Among the items before commissioners were fiscal year 2026-2027 budget approval, a resolution fixing the tax levy in Decatur County and a non-profit contribution resolution. Those three items point directly to the tradeoffs ahead: how much the county will collect, which community groups will receive county support and how far commissioners can stretch the budget without cutting into other priorities.
The Ag-Plex Fairground Project also returned to the docket, continuing a pattern that has run through county paperwork for more than a year. The project appeared on agendas in June 2025, July 2025, August 2025, January 2026, February 2026, March 2026, June 1, 2026 and again on June 22, 2026, suggesting county leaders are still working through its funding, scope or timetable. For a county that uses fairgrounds and livestock space for public gatherings, the project carries both practical and symbolic weight.

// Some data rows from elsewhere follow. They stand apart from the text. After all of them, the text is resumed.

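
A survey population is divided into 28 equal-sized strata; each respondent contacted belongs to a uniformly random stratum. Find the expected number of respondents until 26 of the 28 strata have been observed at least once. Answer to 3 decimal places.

67.961

Going from k to k+1 distinct takes a geometric number of respondents with mean 28/(28-k).
Sum over k = 0,...,25: E = 28/28 + 28/27 + 28/26 + ... + 28/4 + 28/3 = 67.9608.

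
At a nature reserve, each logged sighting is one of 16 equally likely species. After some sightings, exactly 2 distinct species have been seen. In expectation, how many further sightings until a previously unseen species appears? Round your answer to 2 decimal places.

1.14

The number of sightings until the next new species is geometric with success probability 14/16, so its mean is 16/14.
E = 16/14 = 1.143.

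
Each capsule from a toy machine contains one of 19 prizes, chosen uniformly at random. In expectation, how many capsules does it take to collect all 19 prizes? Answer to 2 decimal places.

67.41

The wait to go from k to k+1 distinct prizes is geometric with mean 19/(19-k).
E[T] = 19/19 + 19/18 + 19/17 + ... + 19/2 + 19/1 = 19·H_{19}.
H_{19} = 3.548, so E[T] = 67.407.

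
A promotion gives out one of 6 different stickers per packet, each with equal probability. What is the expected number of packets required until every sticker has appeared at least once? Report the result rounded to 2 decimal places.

After k distinct stickers have appeared, the next packet gives a new one with probability (6-k)/6, so the expected wait for the (k+1)-th is 6/(6-k).
E[T] = 6/6 + 6/5 + 6/4 + 6/3 + 6/2 + 6/1 = 6·H_{6}.
H_{6} = 2.450, so E[T] = 14.700.

14.70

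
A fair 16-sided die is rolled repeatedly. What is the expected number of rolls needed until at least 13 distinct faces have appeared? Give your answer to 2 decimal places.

24.76

With k distinct faces already seen, the next new one arrives after an expected 16/(16-k) rolls.
Sum over k = 0,...,12: E = 16/16 + 16/15 + 16/14 + ... + 16/5 + 16/4 = 24.758.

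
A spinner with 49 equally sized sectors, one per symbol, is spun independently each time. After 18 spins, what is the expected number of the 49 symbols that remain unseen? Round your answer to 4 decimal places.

33.8072

For each symbol, P(unseen after 18) = (48/49)^18 = 0.68994.
By linearity of expectation, E[unseen] = 49·(48/49)^18 = 33.80718.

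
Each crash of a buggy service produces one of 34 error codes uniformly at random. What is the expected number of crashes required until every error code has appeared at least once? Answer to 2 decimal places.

The wait to go from k to k+1 distinct error codes is geometric with mean 34/(34-k).
E[T] = 34/34 + 34/33 + 34/32 + ... + 34/2 + 34/1 = 34·H_{34}.
H_{34} = 4.118, so E[T] = 140.019.

140.02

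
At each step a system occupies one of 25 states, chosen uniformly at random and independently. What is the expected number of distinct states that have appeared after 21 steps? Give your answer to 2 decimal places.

For each state, P(seen in 21 steps) = 1 - (24/25)^21 = 0.576.
By linearity of expectation, E[distinct seen] = 25·(1 - (24/25)^21) = 14.392.

14.39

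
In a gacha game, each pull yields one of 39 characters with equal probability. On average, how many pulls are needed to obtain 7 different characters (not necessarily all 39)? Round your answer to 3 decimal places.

7.607

With k distinct characters already seen, the next new one arrives after an expected 39/(39-k) pulls.
Sum over k = 0,...,6: E = 39/39 + 39/38 + 39/37 + ... + 39/34 + 39/33 = 7.6069.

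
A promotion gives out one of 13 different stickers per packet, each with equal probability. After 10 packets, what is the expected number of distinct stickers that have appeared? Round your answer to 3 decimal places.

For each sticker, P(seen in 10 packets) = 1 - (12/13)^10 = 0.5509.
By linearity of expectation, E[distinct seen] = 13·(1 - (12/13)^10) = 7.1612.

7.161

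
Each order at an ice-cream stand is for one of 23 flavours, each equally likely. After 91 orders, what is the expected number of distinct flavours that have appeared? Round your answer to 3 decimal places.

22.597

For each flavour, P(seen in 91 orders) = 1 - (22/23)^91 = 0.9825.
By linearity of expectation, E[distinct seen] = 23·(1 - (22/23)^91) = 22.5973.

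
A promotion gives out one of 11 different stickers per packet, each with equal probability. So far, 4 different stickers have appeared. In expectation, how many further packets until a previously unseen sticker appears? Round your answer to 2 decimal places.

Each packet yields a new sticker with probability (11-4)/11 = 7/11, so the wait is geometric with mean 11/7.
E = 11/7 = 1.571.

1.57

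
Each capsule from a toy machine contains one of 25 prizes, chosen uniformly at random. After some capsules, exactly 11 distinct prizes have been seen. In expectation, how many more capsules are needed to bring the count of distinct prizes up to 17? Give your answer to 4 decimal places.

13.3426

From k distinct to k+1 distinct takes on average 25/(25-k) capsules.
Sum over k = 11,...,16: E = 25/14 + 25/13 + 25/12 + 25/11 + 25/10 + 25/9 = 13.34263.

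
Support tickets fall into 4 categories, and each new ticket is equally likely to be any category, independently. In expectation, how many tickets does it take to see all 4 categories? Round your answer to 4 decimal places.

The wait to go from k to k+1 distinct categories is geometric with mean 4/(4-k).
E[T] = 4/4 + 4/3 + 4/2 + 4/1 = 4·H_{4}.
H_{4} = 2.08333, so E[T] = 8.33333.

8.3333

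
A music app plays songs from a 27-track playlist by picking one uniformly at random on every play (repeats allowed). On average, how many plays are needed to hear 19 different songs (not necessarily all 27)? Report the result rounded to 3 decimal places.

31.687

Going from k to k+1 distinct takes a geometric number of plays with mean 27/(27-k).
Sum over k = 0,...,18: E = 27/27 + 27/26 + 27/25 + ... + 27/10 + 27/9 = 31.6872.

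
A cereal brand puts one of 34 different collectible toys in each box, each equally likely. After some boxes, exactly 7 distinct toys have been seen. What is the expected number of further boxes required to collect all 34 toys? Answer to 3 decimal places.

With k distinct toys already seen, the next new one takes an expected 34/(34-k) boxes.
Sum over k = 7,...,33: E = 34/27 + 34/26 + 34/25 + ... + 34/2 + 34/1 = 132.3095.

132.310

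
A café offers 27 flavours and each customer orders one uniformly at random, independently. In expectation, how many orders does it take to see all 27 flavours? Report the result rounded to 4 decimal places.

105.0693

Split into phases: going from k distinct to k+1 distinct takes on average 27/(27-k) orders.
E[T] = 27/27 + 27/26 + 27/25 + ... + 27/2 + 27/1 = 27·H_{27}.
H_{27} = 3.89146, so E[T] = 105.06933.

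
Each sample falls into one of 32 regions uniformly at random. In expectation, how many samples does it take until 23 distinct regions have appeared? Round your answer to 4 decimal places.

39.3449

With k distinct regions already seen, the next new one arrives after an expected 32/(32-k) samples.
Sum over k = 0,...,22: E = 32/32 + 32/31 + 32/30 + ... + 32/11 + 32/10 = 39.34486.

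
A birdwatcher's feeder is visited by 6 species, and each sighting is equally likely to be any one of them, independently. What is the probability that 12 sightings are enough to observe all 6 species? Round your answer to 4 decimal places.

By inclusion–exclusion over which species are missing,
P(all seen) = Σ_{j=0}^{6} (-1)^j C(6,j)((6-j)/6)^12
= 1.00000 - 0.67294 + 0.11561 - 0.00488 + 0.00003 - 0.00000 + 0.00000
= 0.43782.

0.4378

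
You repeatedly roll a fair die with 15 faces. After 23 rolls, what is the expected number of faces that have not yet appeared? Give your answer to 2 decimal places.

3.07

For each face, P(unseen after 23) = (14/15)^23 = 0.205.
By linearity of expectation, E[unseen] = 15·(14/15)^23 = 3.069.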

The agenda did not stop at budget numbers. Commissioners also took up a courthouse Ten Commandments monument request raised by Commissioner Randy Kennedy, a topic that put public space and county identity into the same room as tax policy. Other business included a Highway Department personnel policy update, a sheriff report, an AEDs update, a financial report and notaries, all of which showed how the county’s routine operations sit beside the larger spending fight.
Decatur County describes itself as a Tennessee Three-Star Community on the banks of the Tennessee River, and that setting helps explain why decisions on fairgrounds, parks, agriculture and courthouse policy draw attention well beyond a single meeting. For residents, the immediate question remains whether the county’s next budget will ease pressure on tax bills while still funding the services they rely on most.